I can't recall if her visit was before or after the All Star game, which was held in Pittsburgh that summer. But I am certain I would have bragged to her that I attended the big game and the only reason I went was so I could see the my favorite player on the field in my hometown.
My grandmother died in 2001 at the age of 90. Just about all of my memories of her are happy ones. But the shock of hearing her lob a racial slur at my favorite player that day in 1974 always stuck with me like an ugly scar.
As I write this, I still want to defend her and dismiss the slur as an isolated slip resulting from decades of generational ignorance. I only heard her use the word that one time. But I also wonder how often she used it when I wasn't around. That she may have actually harbored racist beliefs is too painful for me to reconcile or accept.
Her comment inspired me to expand my reading habits beyond comic books. As I grew up, I devoured as many Hank Aaron books as I could. I grew to appreciate and respect him even more for accomplishing what he did while enduring such hatred.
As The New York Times wrote in his obit, Aaron grew up in Alabama amid rigid segregation and its humiliations, and he faced abuse from the stands while playing in the South as a minor leaguer. Years later, he felt that Braves fans were largely indifferent or hostile to him as he chased Ruth’s record. And after Aaron had received so much hate mail in the years and months leading up April 8, 1974, the baseball commissioner at the time, Bowie Kuhn, was not present when he hit his historic 715th home run.
“It really made me see for the first time a clear picture of what this country is about,'' Aaron told columnist William C. Rhoden in the early 1990s as the 20th anniversary of his home run feat approached. "My kids had to live like they were in prison because of kidnap threats, and I had to live like a pig in a slaughter camp. I had to duck. I had to go out the back door of the ballparks. I had to have a police escort with me all the time. I was getting threatening letters every single day. All of these things have put a bad taste in my mouth, and it won’t go away. They carved a piece of my heart away.”

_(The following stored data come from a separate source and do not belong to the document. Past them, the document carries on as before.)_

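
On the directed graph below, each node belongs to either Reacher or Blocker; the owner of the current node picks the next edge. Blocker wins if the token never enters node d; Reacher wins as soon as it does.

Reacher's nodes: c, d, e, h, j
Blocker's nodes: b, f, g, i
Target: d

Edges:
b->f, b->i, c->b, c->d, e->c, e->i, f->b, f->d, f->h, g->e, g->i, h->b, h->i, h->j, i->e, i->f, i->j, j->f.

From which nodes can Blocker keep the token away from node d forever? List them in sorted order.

A0 = {d}
A1: add {c} — c (Reacher) has c→d.
A2: add {e} — e (Reacher) has e→c.
A3 = A2; e.g. b (Blocker) can still go to f. Fixed point.
Reacher's attractor = {c, d, e}; Blocker avoids the target exactly from the complement.

b, f, g, h, i, j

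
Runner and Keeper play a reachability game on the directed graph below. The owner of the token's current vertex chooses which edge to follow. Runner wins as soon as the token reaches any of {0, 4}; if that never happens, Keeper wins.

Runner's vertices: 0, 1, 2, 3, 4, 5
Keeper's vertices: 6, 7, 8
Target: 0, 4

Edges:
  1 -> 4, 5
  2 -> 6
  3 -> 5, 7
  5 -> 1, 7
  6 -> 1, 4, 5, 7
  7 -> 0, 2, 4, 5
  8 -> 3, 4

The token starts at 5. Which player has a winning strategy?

Runner

A0 = {0, 4}
A1: add {1} — 1 (Runner) has 1→4.
A2: add {5} — 5 (Runner) has 5→1.
5 ∈ A2, so Runner can force the target.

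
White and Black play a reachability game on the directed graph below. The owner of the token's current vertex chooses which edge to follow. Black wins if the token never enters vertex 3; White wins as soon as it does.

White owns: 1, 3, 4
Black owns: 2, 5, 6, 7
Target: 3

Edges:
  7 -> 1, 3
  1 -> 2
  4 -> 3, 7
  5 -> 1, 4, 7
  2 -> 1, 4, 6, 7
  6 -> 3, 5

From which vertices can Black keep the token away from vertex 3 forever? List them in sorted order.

A0 = {3}
A1: add {4} — 4 (White) has 4→3.
A2 = A1; e.g. 1 (White) has no edge into A1. Fixed point.
White's attractor = {3, 4}; Black avoids the target exactly from the complement.

1, 2, 5, 6, 7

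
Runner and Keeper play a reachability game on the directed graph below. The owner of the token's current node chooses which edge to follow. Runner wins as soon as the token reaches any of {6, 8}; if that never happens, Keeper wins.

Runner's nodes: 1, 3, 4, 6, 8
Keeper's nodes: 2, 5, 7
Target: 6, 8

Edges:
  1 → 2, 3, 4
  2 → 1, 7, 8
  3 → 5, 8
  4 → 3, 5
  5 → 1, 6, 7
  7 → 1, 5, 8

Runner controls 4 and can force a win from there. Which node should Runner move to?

3

A0 = {6, 8}
A1: add {3} — 3 (Runner) has 3→8.
A2: add {1, 4} — 1 (Runner) has 1→3; 4 (Runner) has 4→3.
A3 = A2; e.g. 2 (Keeper) can still go to 7. Fixed point.
From 4, successor 3 is in the attractor (rank 1); the other successor 5 is not.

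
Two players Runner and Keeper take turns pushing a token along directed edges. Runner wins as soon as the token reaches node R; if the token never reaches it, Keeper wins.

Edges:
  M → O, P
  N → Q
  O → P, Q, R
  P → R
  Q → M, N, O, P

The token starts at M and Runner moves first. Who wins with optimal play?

Track states (vertex, player-to-move).
A0 = {(R,Runner), (R,Keeper)}
A1: add {(O,Runner), (P,Runner), (P,Keeper)}.
A2: add {(M,Runner), (M,Keeper), (Q,Runner)}.
(M,Runner) ∈ A2 ⇒ Runner forces the target.

Runner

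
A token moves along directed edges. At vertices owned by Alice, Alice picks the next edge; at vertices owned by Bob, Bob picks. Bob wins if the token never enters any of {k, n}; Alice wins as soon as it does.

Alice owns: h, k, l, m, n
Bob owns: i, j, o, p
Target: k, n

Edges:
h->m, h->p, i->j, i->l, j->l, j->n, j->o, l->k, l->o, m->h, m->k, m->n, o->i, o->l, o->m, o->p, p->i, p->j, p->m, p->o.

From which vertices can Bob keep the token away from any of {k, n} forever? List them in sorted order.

i, j, o, p

A0 = {k, n}
A1: add {l, m} — l (Alice) has l→k; m (Alice) has m→k.
A2: add {h} — h (Alice) has h→m.
A3 = A2; e.g. i (Bob) can still go to j. Fixed point.
Alice's attractor = {h, k, l, m, n}; Bob avoids the target exactly from the complement.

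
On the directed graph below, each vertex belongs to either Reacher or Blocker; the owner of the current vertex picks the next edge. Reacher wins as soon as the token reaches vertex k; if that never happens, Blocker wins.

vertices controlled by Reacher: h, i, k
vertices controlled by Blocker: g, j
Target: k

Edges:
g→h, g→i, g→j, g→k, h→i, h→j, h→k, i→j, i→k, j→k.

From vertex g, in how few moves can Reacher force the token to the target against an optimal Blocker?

2

A0 = {k}
A1: add {h, i, j} — h (Reacher) has h→k; i (Reacher) has i→k; j (Blocker): all of {k} already in.
A2: add {g} — g (Blocker): all of {h, i, j, k} already in.
A2 = all vertices. Fixed point.
g enters the attractor at level 2, so Reacher can force the target in 2 moves from there.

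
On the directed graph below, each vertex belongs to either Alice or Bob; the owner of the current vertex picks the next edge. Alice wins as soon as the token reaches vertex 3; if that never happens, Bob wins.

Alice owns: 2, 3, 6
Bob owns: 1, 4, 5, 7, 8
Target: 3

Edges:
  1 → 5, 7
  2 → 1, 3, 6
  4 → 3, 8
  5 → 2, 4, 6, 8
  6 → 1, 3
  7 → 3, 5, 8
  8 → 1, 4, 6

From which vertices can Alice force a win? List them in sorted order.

A0 = {3}
A1: add {2, 6} — 2 (Alice) has 2→3; 6 (Alice) has 6→3.
A2 = A1; e.g. 1 (Bob) can still go to 5. Fixed point.
Alice's winning region = {2, 3, 6}.

2, 3, 6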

I earned a journalism degree, left Pittsburgh in 1988 and moved to Florida to work as a newspaper reporter. Eventually, I settled in West Palm Beach, which happened to be home to Hammerin' Hank Aaron.

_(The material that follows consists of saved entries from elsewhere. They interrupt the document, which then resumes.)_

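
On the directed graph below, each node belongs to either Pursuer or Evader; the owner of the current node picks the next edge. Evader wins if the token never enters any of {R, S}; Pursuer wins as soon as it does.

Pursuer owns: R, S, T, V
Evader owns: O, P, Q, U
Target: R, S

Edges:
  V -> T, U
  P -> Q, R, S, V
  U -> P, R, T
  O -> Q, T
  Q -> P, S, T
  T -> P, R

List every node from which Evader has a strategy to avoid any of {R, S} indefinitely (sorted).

O, P, Q, U

A0 = {R, S}
A1: add {T} — T (Pursuer) has T→R.
A2: add {V} — V (Pursuer) has V→T.
A3 = A2; e.g. O (Evader) can still go to Q. Fixed point.
Pursuer's attractor = {R, S, T, V}; Evader avoids the target exactly from the complement.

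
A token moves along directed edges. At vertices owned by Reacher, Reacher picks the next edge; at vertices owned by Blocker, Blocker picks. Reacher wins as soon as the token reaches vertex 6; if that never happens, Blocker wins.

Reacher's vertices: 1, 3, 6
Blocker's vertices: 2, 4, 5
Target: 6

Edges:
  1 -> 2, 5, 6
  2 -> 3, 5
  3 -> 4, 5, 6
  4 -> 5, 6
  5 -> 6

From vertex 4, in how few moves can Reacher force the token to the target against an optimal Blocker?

A0 = {6}
A1: add {1, 3, 5} — 1 (Reacher) has 1→6; 3 (Reacher) has 3→6; 5 (Blocker): all of {6} already in.
A2: add {2, 4} — 2 (Blocker): all of {3, 5} already in; 4 (Blocker): all of {5, 6} already in.
A2 = all vertices. Fixed point.
4 enters the attractor at level 2, so Reacher can force the target in 2 moves from there.

2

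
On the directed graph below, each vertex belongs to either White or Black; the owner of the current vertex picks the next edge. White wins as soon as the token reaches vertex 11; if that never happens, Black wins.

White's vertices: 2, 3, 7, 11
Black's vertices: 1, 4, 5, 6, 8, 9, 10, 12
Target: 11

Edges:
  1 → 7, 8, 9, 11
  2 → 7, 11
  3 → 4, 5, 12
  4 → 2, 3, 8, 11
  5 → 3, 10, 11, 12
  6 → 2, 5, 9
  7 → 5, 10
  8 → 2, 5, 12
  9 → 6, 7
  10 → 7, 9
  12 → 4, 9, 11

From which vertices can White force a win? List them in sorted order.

A0 = {11}
A1: add {2} — 2 (White) has 2→11.
A2 = A1; e.g. 1 (Black) can still go to 7. Fixed point.
White's winning region = {2, 11}.

2, 11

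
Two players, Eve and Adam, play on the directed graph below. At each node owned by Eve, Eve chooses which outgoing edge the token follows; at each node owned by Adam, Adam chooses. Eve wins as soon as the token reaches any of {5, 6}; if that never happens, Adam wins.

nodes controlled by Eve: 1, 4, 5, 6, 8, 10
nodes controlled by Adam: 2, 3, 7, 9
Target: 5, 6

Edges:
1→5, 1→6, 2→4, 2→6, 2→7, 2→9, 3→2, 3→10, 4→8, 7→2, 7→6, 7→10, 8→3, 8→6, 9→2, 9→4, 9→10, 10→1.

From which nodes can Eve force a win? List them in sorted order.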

Aaron, who spent so many spring trainings as a player at old West Palm Beach Municipal Stadium, bought a house not far from the ballpark. The old stadium was razed after the Braves moved their spring camp to Orlando in 1998.
A Home Depot rose in the ballpark's footprint. But Hank Aaron Drive is still there, in honor of the local Baseball Hall of Famer who stayed active in West Palm Beach civic events.
Our paths finally crossed in January 2009, thanks to the first Black president of the United States.
Aaron graciously sat down with me for an interview about the role he and other Black athletes played in pioneering a path that helped put Barack Obama in the White House.
"I never thought this day would happen. It's hard for me to tell you,'' he told me as we sat in the lobby of the Norton Museum, where he had just given a speech to local educators. "I am just overwhelmed. Every time I see him on television I just smile because he represents me. No matter how I look at it, he's me.''
In my story, published on Inauguration Day and picked up by newspapers across the United States and Canada, Aaron recalled how he sobbed tears of joy on Election Night.
He also said he received tickets to Obama's inauguration ceremony, but since he'd already met Obama and had also shaken hands with so many presidents during his playing days, he gave the tickets to his grandkids.
That was the only time I spoke to Aaron.
Recently, I've wondered what he thought of the divisiveness that has rocked our country over the last four years.
I'd like to think he enjoyed some measure of peace earlier this month, in the twilight of his remarkable life, when a Black woman was sworn in as vice president.